Same with Vietnamese, Portuguese, Somalians, whatever.
With some nationals, Church groups will often be a factor as well so in rental terms for people like me trying to ensure that people are safe and being treated fairly we are often presented with a closed circle running on rules we neither know nor understand.
Occasionally you get glimpses into how these other cultures work, when you get to know tenants better and they talk of not bringing shame on their community or a cultural loyalty that endures even though they are being treated badly – but there is still the standard power structure behind it.
Tenants unaware of their rights
The tenants of these kinds of landlords and agents fear being made homeless when they might not be able to make a homelessness application and not having family in the UK. I often feel, in explaining the legal niceties of landlord and tenant law that I might as well be talking Japanese Arithmetic for all the sense it makes to their lives.
The fact that they could sue their landlord for not protecting their deposit is not of interest to them when they might not only lose their home but also their job – for example if they are working for the landlord, the landlord’s brother or just somebody else in the community network.
Right to Rent
All of this being further compounded by the Right To Rent rules, making so many normal landlords reluctant to rent to anyone from abroad and consequently the perceived limitation of choices if they are evicted.
The fact that without a written tenancy agreement their landlord can’t use the accelerated procedure following service of a section 21 notice is also neither here nor there.
In most cases the landlord has no intention of applying for a possession order anyway, preferring bully boy tactics to either evict them, force them to move or just relocate them to other accommodation as the whim suits.
Fear is the driving force
The fact that any possession proceedings brought for rent arrears will probably fail if they have no accounting records to show there are rent arrears is also a non-starter for the same reasons above.

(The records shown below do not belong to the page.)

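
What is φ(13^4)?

φ(28561) = 28561 · (1 − 1/13)
       = 28561 · 12/13 = 26364.

26364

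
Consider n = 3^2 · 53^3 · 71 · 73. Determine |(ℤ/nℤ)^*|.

φ(3^2) = 3^2 − 3^1 = 9 − 3 = 6.
φ(53^3) = 53^3 − 53^2 = 148877 − 2809 = 146068.
φ(71) = 71 − 1 = 70.
φ(73) = 73 − 1 = 72.
φ(6944665419) = 6 × 146068 × 70 × 72 = 4417096320.

4417096320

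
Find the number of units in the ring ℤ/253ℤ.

220

Prime factorization: 253 = 11 × 23.
φ(253) = 253 · (1 − 1/11) · (1 − 1/23)
       = 253 · 220/253 = 220.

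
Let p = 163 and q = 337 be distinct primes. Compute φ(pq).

54432

φ(n) = (p − 1)(q − 1) = (163−1)(337−1) = 162·336 = 54432.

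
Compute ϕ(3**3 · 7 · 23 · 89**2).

18608832

φ(3^3) = 3^3 − 3^2 = 27 − 9 = 18.
φ(7) = 7 − 1 = 6.
φ(23) = 23 − 1 = 22.
φ(89^2) = 89^2 − 89^1 = 7921 − 89 = 7832.
φ(34432587) = 18 × 6 × 22 × 7832 = 18608832.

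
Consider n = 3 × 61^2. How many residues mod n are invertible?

7320

φ(11163) = 11163 · (1 − 1/3) · (1 − 1/61)
       = 11163 · 120/183 = 7320.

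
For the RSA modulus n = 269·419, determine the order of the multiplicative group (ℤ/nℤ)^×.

φ(112711) = 112711 · (1 − 1/269) · (1 − 1/419)
       = 112711 · 112024/112711 = 112024.

112024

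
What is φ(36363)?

36363 = 3 × 17 × 23 × 31.
φ(36363) = 36363 · (1 − 1/3) · (1 − 1/17) · (1 − 1/23) · (1 − 1/31)
       = 36363 · 21120/36363 = 21120.

21120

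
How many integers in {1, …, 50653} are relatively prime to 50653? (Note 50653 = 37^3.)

φ(37^3) = 37^3 − 37^2 = 50653 − 1369 = 49284.

49284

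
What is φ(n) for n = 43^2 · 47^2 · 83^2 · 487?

φ(13703066741863) = 13703066741863 · (1 − 1/43) · (1 − 1/47) · (1 − 1/83) · (1 − 1/487)
       = 13703066741863 · 76994064/81690841 = 12915215277552.

12915215277552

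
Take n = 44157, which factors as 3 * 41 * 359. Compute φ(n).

28640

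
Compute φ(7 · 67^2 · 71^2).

131864040

φ(158403343) = 158403343 · (1 − 1/7) · (1 − 1/67) · (1 − 1/71)
       = 158403343 · 27720/33299 = 131864040.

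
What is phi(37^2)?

φ(37^2) = 37^2 − 37^1 = 1369 − 37 = 1332.

1332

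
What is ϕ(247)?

247 = 13 * 19.
φ(13) = 13 − 1 = 12.
φ(19) = 19 − 1 = 18.
Multiply: 12 · 18 = 216.

216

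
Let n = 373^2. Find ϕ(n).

138756

φ(139129) = 139129 · (1 − 1/373)
       = 139129 · 372/373 = 138756.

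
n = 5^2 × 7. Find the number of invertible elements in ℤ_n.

120

φ(5^2) = 5^1·(5−1) = 5·4 = 20.
φ(7) = 7 − 1 = 6.
Since φ is multiplicative, φ(175) = 20 · 6 = 120.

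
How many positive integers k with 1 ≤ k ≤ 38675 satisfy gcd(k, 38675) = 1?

First factor: 38675 = 5^2 × 7 × 13 × 17.
φ(38675) = 38675 · (1 − 1/5) · (1 − 1/7) · (1 − 1/13) · (1 − 1/17)
       = 38675 · 4608/7735 = 23040.

23040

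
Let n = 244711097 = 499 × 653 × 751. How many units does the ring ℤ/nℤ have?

243522000

φ(499) = 499 − 1 = 498.
φ(653) = 653 − 1 = 652.
φ(751) = 751 − 1 = 750.
Multiply: 498 · 652 · 750 = 243522000.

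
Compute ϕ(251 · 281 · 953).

φ(67216043) = 67216043 · (1 − 1/251) · (1 − 1/281) · (1 − 1/953)
       = 67216043 · 66640000/67216043 = 66640000.

66640000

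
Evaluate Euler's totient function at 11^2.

110

φ(121) = 121 · (1 − 1/11)
       = 121 · 10/11 = 110.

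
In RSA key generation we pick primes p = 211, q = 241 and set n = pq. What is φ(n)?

φ(50851) = 50851 · (1 − 1/211) · (1 − 1/241)
       = 50851 · 50400/50851 = 50400.

50400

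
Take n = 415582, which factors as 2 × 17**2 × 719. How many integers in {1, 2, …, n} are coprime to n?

195296

φ(2) = 2 − 1 = 1.
φ(17^2) = 17^2 − 17^1 = 289 − 17 = 272.
φ(719) = 719 − 1 = 718.
φ(415582) = 1 × 272 × 718 = 195296.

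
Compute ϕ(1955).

1408

Prime factorization: 1955 = 5 × 17 × 23.
φ(5) = 5 − 1 = 4.
φ(17) = 17 − 1 = 16.
φ(23) = 23 − 1 = 22.
Since φ is multiplicative, φ(1955) = 4 · 16 · 22 = 1408.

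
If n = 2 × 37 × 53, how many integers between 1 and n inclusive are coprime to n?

φ(3922) = 3922 · (1 − 1/2) · (1 − 1/37) · (1 − 1/53)
       = 3922 · 1872/3922 = 1872.

1872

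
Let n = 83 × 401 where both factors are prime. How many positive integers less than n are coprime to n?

For distinct primes, φ(pq) = (p−1)(q−1) = 82 × 400 = 32800.

32800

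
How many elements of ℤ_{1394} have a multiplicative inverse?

640

Factor 1394: 1394 = 2 · 17 · 41.
φ(2) = 2 − 1 = 1.
φ(17) = 17 − 1 = 16.
φ(41) = 41 − 1 = 40.
Since φ is multiplicative, φ(1394) = 1 · 16 · 40 = 640.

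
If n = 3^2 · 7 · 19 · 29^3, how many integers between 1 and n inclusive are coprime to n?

φ(3^2) = 3^2 − 3^1 = 9 − 3 = 6.
φ(7) = 7 − 1 = 6.
φ(19) = 19 − 1 = 18.
φ(29^3) = 29^2·(29−1) = 841·28 = 23548.
φ(29193633) = 6 × 6 × 18 × 23548 = 15259104.

15259104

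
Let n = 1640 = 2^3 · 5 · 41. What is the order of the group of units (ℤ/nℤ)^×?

640

φ(1640) = 1640 · (1 − 1/2) · (1 − 1/5) · (1 − 1/41)
       = 1640 · 160/410 = 640.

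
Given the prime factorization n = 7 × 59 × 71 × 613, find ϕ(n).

φ(17974999) = 17974999 · (1 − 1/7) · (1 − 1/59) · (1 − 1/71) · (1 − 1/613)
       = 17974999 · 14908320/17974999 = 14908320.

14908320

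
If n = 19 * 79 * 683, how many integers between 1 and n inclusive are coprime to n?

φ(19) = 19 − 1 = 18.
φ(79) = 79 − 1 = 78.
φ(683) = 683 − 1 = 682.
φ(1025183) = 18 × 78 × 682 = 957528.

957528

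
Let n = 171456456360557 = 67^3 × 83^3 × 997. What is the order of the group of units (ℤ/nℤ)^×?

166695131691792

φ(171456456360557) = 171456456360557 · (1 − 1/67) · (1 − 1/83) · (1 − 1/997)
       = 171456456360557 · 5390352/5544317 = 166695131691792.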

People not asking for rent receipts is not stupidity and I’m sure that even in Somalia or Kazakhstan people get receipts for things. It’s fear, pure and simple.
Don’t rock the boat….
People don’t want to rock the boat because they know their situation is perilous and tenuous.
They know why the landlord or agent won’t give them a receipt but like desperate people in any situation they live on tenterhooks and crossed fingers and there is always a pack of wolves all too happy to exploit that desperation for their own financial gain.
From an enforcement perspective, I am convinced that for the large part the route to follow is the building not the landlord tenant law solution
Building v. prosecution solutions
To do a landlord for harassment or illegal eviction needs willing witnesses who will still be contactable in a year’s time when it gets to court. For the most part and for the reasons I give above the tenants are anything but willing to cooperate.
Building is a different matter.
A slum with a range of health issues doesn’t need willing witnesses, it can’t be intimidated or covered up. Once it has been visited and identified the distress flare is launched.
It’s too late for me to change now but I think, if I could wind back the clock 20 years I would have retrained as an EHO not a TRO, as the potential for success is greater.
You are a success Ben!! Think of how dull life would be as an EHO for the most part: “ooooh that plasters blown” “aaaah that Windows got an incorrect locking mechanism”
“Let’s take this receipt with older down for this Cat 1” (speaks to manager. The response: “is there are a more light touch less resource intensive solution to meet this outcome?” “No boss this is exploitation pure and simple” “mmmm have you considered becoming a tenancy relations officer, I think that role requires a passion not appreciated in this department”
Tongue firmly in cheek here Ben but it’s a good point. Trying to whip a landlord with tenancy law is like trying to eat your steak through a straw!